Bash vulnerability CVE-2014-6271 is reported as fixed in version 4.3-11 on Debian Jessie. On a Debian Jessie server, I executed the command bash --version and it said the version is 4.3.30. Is this server vulnerable to the CVE-2014-6271? Which release came first, 4.3.30 or 4.3-11? How do I tell?
Specifically, I don't understand the release naming convention and the significance of "-" vs ".".
4.3.30 is a version of bash.
4.3-11 is the version of the bash Debian package in Jessie that was created based on bash 4.3.
So bash 4.3.30 is newer than bash in Debian package 4.3-11.
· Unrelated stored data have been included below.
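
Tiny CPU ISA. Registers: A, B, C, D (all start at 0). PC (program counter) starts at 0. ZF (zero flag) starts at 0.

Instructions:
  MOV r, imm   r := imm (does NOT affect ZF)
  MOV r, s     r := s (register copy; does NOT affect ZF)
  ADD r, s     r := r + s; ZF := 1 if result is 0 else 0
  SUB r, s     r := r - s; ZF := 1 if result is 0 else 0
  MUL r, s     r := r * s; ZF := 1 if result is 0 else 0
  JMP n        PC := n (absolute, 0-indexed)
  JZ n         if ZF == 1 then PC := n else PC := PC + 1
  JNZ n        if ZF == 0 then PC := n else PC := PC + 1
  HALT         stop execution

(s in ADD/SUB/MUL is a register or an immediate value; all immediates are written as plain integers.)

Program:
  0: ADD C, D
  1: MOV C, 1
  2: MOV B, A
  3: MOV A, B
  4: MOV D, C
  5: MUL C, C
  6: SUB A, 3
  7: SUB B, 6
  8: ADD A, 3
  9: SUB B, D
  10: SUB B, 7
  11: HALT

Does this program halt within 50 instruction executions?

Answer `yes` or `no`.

Answer: yes

Derivation:
Step 1: PC=0 exec 'ADD C, D'. After: A=0 B=0 C=0 D=0 ZF=1 PC=1
Step 2: PC=1 exec 'MOV C, 1'. After: A=0 B=0 C=1 D=0 ZF=1 PC=2
Step 3: PC=2 exec 'MOV B, A'. After: A=0 B=0 C=1 D=0 ZF=1 PC=3
Step 4: PC=3 exec 'MOV A, B'. After: A=0 B=0 C=1 D=0 ZF=1 PC=4
Step 5: PC=4 exec 'MOV D, C'. After: A=0 B=0 C=1 D=1 ZF=1 PC=5
Step 6: PC=5 exec 'MUL C, C'. After: A=0 B=0 C=1 D=1 ZF=0 PC=6
Step 7: PC=6 exec 'SUB A, 3'. After: A=-3 B=0 C=1 D=1 ZF=0 PC=7
Step 8: PC=7 exec 'SUB B, 6'. After: A=-3 B=-6 C=1 D=1 ZF=0 PC=8
Step 9: PC=8 exec 'ADD A, 3'. After: A=0 B=-6 C=1 D=1 ZF=1 PC=9
Step 10: PC=9 exec 'SUB B, D'. After: A=0 B=-7 C=1 D=1 ZF=0 PC=10
Step 11: PC=10 exec 'SUB B, 7'. After: A=0 B=-14 C=1 D=1 ZF=0 PC=11
Step 12: PC=11 exec 'HALT'. After: A=0 B=-14 C=1 D=1 ZF=0 PC=11 HALTED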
Part of the version after the dash (-) is called debian_revision
From the Debian Policy Manual:
The version number of a package. The format is:
[epoch:]upstream_version[-debian_revision].upstream_version
This is the main part of the version number. It is usually the version number of the original (“upstream”) package from which the .deb file has been made, if this is applicable. Usually this will be in the same format as that specified by the upstream author(s); however, it may need to be reformatted to fit into the package management system’s format and comparison scheme.
debian_revision
This part of the version number specifies the version of the Debian package based on the upstream version. It may contain only alphanumerics and the characters + . ~ (plus, full stop, tilde) and is compared in the same way as the upstream_version is. It is optional;
The package management system will break the version number apart at the last hyphen in the string (if there is one) to determine the upstream_version and debian_revision. The absence of a debian_revision is equivalent to a debian_revision of 0.